Whatever concrete changes Obama is able to make, the mere fact of who he is is likely to change the cultural landscape in this country.

Comedian Bill Cosby wants black families to take note of the fact that the Obamas are an intact family with an involved father.

And First Wives World, a social network for divorced women, says the inauguration of a man who came from a broken home and was raised by his grandparents will change the perception of "nontraditional" families for the better.

The book publishing industry, suffering through its own hard times, is thrilled with the fact that the new president is so often photographed with a book - history, fiction and poetry - resulting in an immediate spike in sales.

At the National Book Awards, emcee Eric Bogosian, a playwright, said Obama's election was "great news for everyone here tonight because our new president is, in the broadest sense of the world, a reader."

And the new president's brainy reputation means "smart is the new cool," according to Arne Duncan, his nominee for education secretary, and the Washington press corps has dubbed some of Obama's appointees "hot nerds."

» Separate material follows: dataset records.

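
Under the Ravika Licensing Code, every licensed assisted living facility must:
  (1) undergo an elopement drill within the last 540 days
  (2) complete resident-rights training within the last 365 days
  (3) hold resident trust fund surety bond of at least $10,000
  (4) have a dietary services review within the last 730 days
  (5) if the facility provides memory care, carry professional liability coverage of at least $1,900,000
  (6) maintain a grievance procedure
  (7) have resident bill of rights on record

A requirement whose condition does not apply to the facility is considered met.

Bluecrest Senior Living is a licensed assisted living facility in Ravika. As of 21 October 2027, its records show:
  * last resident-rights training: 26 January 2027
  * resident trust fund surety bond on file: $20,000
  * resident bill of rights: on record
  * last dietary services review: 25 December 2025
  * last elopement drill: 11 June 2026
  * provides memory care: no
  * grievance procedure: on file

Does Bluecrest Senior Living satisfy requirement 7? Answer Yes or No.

7. resident bill of rights present → met

Yes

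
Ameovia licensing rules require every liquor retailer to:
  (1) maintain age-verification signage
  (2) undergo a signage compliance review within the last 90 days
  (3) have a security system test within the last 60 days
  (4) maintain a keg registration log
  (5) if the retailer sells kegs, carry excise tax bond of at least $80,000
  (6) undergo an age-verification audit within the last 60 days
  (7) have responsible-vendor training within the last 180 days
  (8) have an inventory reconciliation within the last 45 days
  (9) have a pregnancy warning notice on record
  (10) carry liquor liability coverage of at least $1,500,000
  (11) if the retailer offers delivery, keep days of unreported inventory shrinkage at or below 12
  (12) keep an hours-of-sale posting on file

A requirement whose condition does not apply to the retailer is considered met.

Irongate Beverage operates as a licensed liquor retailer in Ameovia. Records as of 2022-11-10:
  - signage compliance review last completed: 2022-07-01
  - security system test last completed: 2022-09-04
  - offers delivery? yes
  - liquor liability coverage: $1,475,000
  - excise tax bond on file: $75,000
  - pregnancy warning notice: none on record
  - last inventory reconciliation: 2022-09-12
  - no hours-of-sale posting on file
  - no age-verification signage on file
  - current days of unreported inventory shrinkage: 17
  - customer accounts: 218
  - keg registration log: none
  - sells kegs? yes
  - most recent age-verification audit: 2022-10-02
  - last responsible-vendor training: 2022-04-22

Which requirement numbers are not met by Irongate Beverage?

1, 2, 3, 4, 5, 7, 8, 9, 10, 11, 12

1. age-verification signage absent → not met
2. signage compliance review 132 days ago vs limit 90 → not met
3. security system test 67 days ago vs limit 60 → not met
4. keg registration log absent → not met
5. condition 'sells kegs' holds; excise tax bond $75,000 < $80,000 → not met
6. age-verification audit 39 days ago vs limit 60 → met
7. responsible-vendor training 202 days ago vs limit 180 → not met
8. inventory reconciliation 59 days ago vs limit 45 → not met
9. pregnancy warning notice absent → not met
10. liquor liability coverage $1,475,000 < $1,500,000 → not met
11. condition 'offers delivery' holds; days of unreported inventory shrinkage 17 > 12 → not met
12. hours-of-sale posting absent → not met
Not met: 1, 2, 3, 4, 5, 7, 8, 9, 10, 11, 12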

"Science, science, science and science," House Speaker Nancy Pelosi said when NPR asked her to describe Obama's stimulus package. That means the science guys will be happy with the new president, everybody from the new energy guys to the stem cell guys.

Quincy Jones wants him to name an arts czar, and his new D.C. neighbors want him to give the District the right to vote in presidential elections. College football fans want him to replace the Bowl Championship Series with a playoff.